Nkosazana Dlamini Zuma is now a minister in the presidency responsible for youth, women and people with disabilities. (Photo by Luiz Rampelotto/Pacific Press/LightRocket via Getty Images)
The government has proclaimed 27 October as the date for local government elections to comply with the law, but will support the legal bid by the Electoral Commission of South Africa (IEC) to postpone the vote to February next year as recommended by former deputy chief justice Dikgang Moseneke, Co-operative Governance and Traditional Affairs Minister Nkosazana Dlamini-Zuma said on Tuesday.
Last month, the IEC received a 120-page report from Moseneke which recommended that the elections be postponed, because having them in October would render them unfree and unfair because of restrictions linked to the Covid-19 pandemic. The IEC accepted the report.

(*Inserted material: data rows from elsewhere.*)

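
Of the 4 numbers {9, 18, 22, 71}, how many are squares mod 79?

(9/79) = +1 → QR.
(18/79) = +1 → QR.
(22/79) = +1 → QR.
(71/79) = -1 → non-residue.
Total quadratic residues among the 4: 3.

3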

In a media briefing on Tuesday, Dlamini-Zuma made it clear that, by law, the elections were still set for 27 October until the IEC successfully applied to the Constitutional Court for a postponement.
“Only the IEC can decide if the conditions allow for the elections to continue or not. They initiated and accepted the report by former deputy chief justice Moseneke. The government cannot object to these factors and allow elections to continue willy-nilly. We have to follow what the IEC and the Constitutional Court says about the election,” she added.
Dlamini-Zuma said if the court agreed to postpone the elections, then the councils currently in office would remain until new ones were elected.
According to the constitution, when the five-year term of an elected municipal council expires, an election should take place within 90 days. The current term expires this month.
“We can assist the IEC as a government and also put our supporting arguments for them forward. But we will accept whatever the court says,” Dlamini-Zuma told reporters.